Javier Bravo de Rueda

Visions to exercise

Espacio 22
Lima, Peru

Revealing the process space in artistic practice is honest and to some extent magical. “Visions to exercise” could be testimony to the sensory and material narration of a trip, one that appropriates recurring esoteric elements in ancestral wisdom and that explores, in this way, the raw and frontal aspect of the urban imaginary.

The drawing is the diary of this trip. Each component has a story to tell and you have to find the nonsense in the story to understand it. The automatic outline, without origin or apparent order, classifies the dream forms and irregularities of this story. So, the plastic formula has been created to respond to the experiences of an unreal daily life. The work of Javier Bravo de Rueda discards mystical obscurantism to justify the sculptural condition of his work; one that shows the relationship that objects have with the creative processes that generate them. With “Muro” (2014–2018), the artist has rediscovered, in an almost archaeological action, the fragments of his own language. 

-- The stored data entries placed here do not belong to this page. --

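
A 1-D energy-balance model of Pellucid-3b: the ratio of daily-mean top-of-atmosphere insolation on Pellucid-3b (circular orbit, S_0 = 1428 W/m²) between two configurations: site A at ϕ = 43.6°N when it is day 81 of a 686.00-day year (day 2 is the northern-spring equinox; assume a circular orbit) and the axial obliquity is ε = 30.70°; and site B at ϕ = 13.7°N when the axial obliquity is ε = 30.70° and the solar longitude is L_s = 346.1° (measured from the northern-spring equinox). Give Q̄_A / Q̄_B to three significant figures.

— Configuration A (ϕ=+43.6°):
Solar longitude: L_s = 360° × (81 − 2)/686.00 = 41.458°.
sin δ = sin 30.70° × sin 41.458° = 0.33801, so δ = +19.756°.
cos h₀ = −tan(+43.6°) tan(+19.756°) = -0.3420, h₀ = 1.9199 rad.
Bracket: h₀ sin ϕ sin δ + cos ϕ cos δ sin h₀ = 1.9199×0.68962×0.33801 + 0.72417×0.94114×0.93969 = 0.447526 + 0.640441 = 1.087967.
Q̄ = (S_0/π) × [bracket] = (1428/π) × 1.087967 = 494.53 W/m².
— Configuration B (ϕ=+13.7°):
Solar declination: sin δ = sin ε · sin L_s = sin 30.70° × sin 346.1° = -0.12265, so δ = -7.045°.
cos h₀ = −tan(+13.7°) tan(-7.045°) = 0.0301, h₀ = 1.5407 rad.
Bracket: h₀ sin ϕ sin δ + cos ϕ cos δ sin h₀ = 1.5407×0.23684×-0.12265 + 0.97155×0.99245×0.99955 = -0.044755 + 0.963781 = 0.919026.
Q̄ = (S_0/π) × [bracket] = (1428/π) × 0.919026 = 417.74 W/m².
Ratio Q̄_A / Q̄_B = 494.53 / 417.74 = 1.184.

Q̄_A / Q̄_B ≈ 1.18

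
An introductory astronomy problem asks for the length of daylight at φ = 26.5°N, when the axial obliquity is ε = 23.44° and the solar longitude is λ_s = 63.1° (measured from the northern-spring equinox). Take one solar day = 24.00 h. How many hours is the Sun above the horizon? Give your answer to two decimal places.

Solar declination: sin δ = sin ε · sin λ_s = sin 23.44° × sin 63.1° = 0.35475, so δ = +20.778°.
cos H₀ = −tan φ · tan δ = −tan(+26.5°) × tan(+20.778°) = -0.1892, so H₀ = 1.7611 rad = 100.90°.
Daylight = 2H₀/(2π) × 24.00 h = (1.7611/π) × 24.00 = 13.45 h.

13.45 h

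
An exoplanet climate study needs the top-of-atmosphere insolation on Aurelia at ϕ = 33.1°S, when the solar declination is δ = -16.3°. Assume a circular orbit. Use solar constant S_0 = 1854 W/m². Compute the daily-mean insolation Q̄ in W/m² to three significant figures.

cos h₀ = −tan(-33.1°) tan(-16.300°) = -0.1906, h₀ = 1.7626 rad.
Bracket: h₀ sin ϕ sin δ + cos ϕ cos δ sin h₀ = 1.7626×-0.54610×-0.28067 + 0.83772×0.95981×0.98166 = 0.270161 + 0.789306 = 1.059467.
Q̄ = (S_0/π) × [bracket] = (1854/π) × 1.059467 = 625.2 W/m².

Q̄ ≈ 625 W/m²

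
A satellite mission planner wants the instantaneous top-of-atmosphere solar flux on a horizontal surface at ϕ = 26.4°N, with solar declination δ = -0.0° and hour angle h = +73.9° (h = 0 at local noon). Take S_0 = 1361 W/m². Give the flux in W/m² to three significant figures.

cos θ_z = sin ϕ sin δ + cos ϕ cos δ cos h = -0.000000 + 0.248394 = 0.248394.
Flux = S_0 · cos θ_z = 1361 × 0.248394 = 338.1 W/m².

338 W/m²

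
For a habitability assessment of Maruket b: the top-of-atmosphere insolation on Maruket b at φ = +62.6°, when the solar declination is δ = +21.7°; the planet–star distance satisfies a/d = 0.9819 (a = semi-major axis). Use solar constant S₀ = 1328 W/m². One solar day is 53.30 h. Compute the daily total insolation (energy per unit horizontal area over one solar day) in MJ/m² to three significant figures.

cos H₀ = −tan(+62.6°) tan(+21.700°) = -0.7677, H₀ = 2.4461 rad.
Bracket: H₀ sin φ sin δ + cos φ cos δ sin H₀ = 2.4461×0.88782×0.36975 + 0.46020×0.92913×0.64079 = 0.802985 + 0.273993 = 1.076978.
Inverse-square distance factor (a/d)² = 0.9819² = 0.964128.
Q̄ = (S₀/π) × 0.964128 × [bracket] = (1328/π) × 0.964128 × 1.076978 = 438.92 W/m².
Daily total = Q̄ × 53.30 h × 3600 s/h = 438.92 × 53.30 × 3600 / 10⁶ = 84.22 MJ/m².

84.2 MJ/m²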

A fragmented and stacked wall in his workshop reappears as a violated architectural vestige in a possible current street scene. “Relics in the Sun” (2018) presents a series of tectonic formations that seem to be trapped in a weightless phenomenon. A stove-offering that accumulates in its structure chronicles of tradition and popular expression while envisioning the dynamics of self-construction of the complex and precarious.